Days earlier, Anthropic had pulled its most advanced models worldwide following a US government order tied to national security concerns. Talks to restore access are ongoing. Anthropic CEO Dario Amodei will join the heads of other leading AI companies at a working dinner with G7 leaders on Wednesday.
In a collection of statements published by the Science Media Center, several European researchers also describe the situation as a wake-up call. They disagree sharply, however, on what Europe should do about it.
Thorsten Holz of the Max Planck Institute for Security and Privacy called it striking that a single foreign government order could "shut down a model overnight for all non-US citizens," including European companies. Digital sovereignty, he argued, doesn't mean self-sufficiency. It means being able to use critical technology even during geopolitical conflicts.
Konrad Rieck of TU Berlin put it more bluntly. US models can be "shut off at any time, sometimes for opaque reasons," he said, and Europe needs to develop and operate its own capable models. In the same vein, Gitta Kutyniok of LMU Munich called for an "Airbus moment" for AI, with joint, ambitious investment in foundation models, chip design, and energy-efficient computing. Anyone who waits until the structures are already in place, she warned, will have almost no room left to shape them.
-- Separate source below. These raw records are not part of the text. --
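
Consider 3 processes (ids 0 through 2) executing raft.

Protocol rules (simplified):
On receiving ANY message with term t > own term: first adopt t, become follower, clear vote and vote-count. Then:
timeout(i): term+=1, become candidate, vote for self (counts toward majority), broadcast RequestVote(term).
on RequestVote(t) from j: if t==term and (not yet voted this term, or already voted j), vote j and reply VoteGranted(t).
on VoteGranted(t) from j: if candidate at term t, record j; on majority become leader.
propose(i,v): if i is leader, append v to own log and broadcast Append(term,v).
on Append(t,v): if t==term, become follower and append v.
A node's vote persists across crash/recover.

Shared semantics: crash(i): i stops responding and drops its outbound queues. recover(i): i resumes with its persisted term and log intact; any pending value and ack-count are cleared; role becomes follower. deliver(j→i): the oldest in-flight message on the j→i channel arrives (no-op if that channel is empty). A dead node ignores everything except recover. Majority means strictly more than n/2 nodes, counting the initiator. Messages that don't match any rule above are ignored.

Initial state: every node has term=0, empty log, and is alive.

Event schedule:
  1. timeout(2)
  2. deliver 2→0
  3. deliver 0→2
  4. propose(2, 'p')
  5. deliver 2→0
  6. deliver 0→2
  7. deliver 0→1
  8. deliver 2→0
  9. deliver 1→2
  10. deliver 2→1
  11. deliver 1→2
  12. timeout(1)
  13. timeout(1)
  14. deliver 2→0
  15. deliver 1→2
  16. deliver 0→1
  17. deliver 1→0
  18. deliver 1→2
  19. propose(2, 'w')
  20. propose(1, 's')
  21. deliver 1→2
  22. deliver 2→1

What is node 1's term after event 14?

3

e1 timeout(2): 2[cand,t=1,-]
e2 deliver 2→0: 0[foll,t=1,-]
e3 deliver 0→2: 2[lead,t=1,-]
e4 propose(2,'p'): 2[lead,t=1,p]
e5 deliver 2→0: 0[foll,t=1,p]
e6 deliver 0→2: ·
e7 deliver 0→1: ·
e8 deliver 2→0: ·
e9 deliver 1→2: ·
e10 deliver 2→1: 1[foll,t=1,-]
e11 deliver 1→2: ·
e12 timeout(1): 1[cand,t=2,-]
e13 timeout(1): 1[cand,t=3,-]
e14 deliver 2→0: ·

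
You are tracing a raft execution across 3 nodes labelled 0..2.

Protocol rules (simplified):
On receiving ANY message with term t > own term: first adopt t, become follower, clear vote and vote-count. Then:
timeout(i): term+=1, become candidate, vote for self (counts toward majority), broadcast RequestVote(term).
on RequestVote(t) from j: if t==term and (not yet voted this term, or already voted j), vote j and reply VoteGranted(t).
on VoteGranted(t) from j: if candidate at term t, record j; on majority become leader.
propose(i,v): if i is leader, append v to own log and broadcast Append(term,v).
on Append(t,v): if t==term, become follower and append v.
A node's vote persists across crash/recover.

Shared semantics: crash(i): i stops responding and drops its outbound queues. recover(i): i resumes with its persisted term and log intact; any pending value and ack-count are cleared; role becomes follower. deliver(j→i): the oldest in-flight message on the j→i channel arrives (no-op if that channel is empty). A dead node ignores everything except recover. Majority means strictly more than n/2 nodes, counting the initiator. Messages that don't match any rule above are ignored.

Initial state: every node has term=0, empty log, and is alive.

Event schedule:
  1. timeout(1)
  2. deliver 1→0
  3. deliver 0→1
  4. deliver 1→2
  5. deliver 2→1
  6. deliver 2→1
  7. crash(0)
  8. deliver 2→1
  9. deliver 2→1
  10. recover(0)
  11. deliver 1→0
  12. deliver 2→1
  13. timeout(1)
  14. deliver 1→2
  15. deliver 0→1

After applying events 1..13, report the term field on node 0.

1

1. timeout(1):  <1:cand t1 ->
2. deliver 1→0:  <0:foll t1 ->
3. deliver 0→1:  <1:lead t1 ->
4. deliver 1→2:  <2:foll t1 ->
5. deliver 2→1:  nop
6. deliver 2→1:  nop
7. crash(0):  <0:✗foll t1 ->
8. deliver 2→1:  nop
9. deliver 2→1:  nop
10. recover(0):  <0:foll t1 ->
11. deliver 1→0:  nop
12. deliver 2→1:  nop
13. timeout(1):  <1:cand t2 ->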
Paul Röttger of the Oxford Internet Institute took a very different stance. He said he doesn't believe more investment in European AI is the answer: "Europe won't be able to develop models like Mythos or Fable 5 in competition with the US." Instead, Röttger argued, access should be secured through contracts, tied to data center investments and backed by credible trade policy threats.
Two more researchers highlighted just how hard building homegrown capacity would actually be. Matthias Hein of the University of Tübingen warned that Europe needs not just one but several providers of its own, because nobody should count on commercial companies to keep releasing open-weight models. Jonas Geiping of the ELLIS Institute Tübingen pointed to the structural barriers behind that goal. French company Mistral has "fallen far behind" over the past two years, he said. Even if new players emerged, the basics are missing: large-scale data centers and enough power generation, which in Germany has dropped back to 1985 levels.
Geiping also cautioned against drawing historical parallels to nuclear weapons tensions, a comparison Anthropic itself likes to make. Unlike nuclear weapons, he argued, AI is deeply woven into the economy. A shutdown or restriction during a diplomatic conflict wouldn't just affect defense capabilities, he said. It could also deal serious damage to the European economy if processes can't function without strong AI.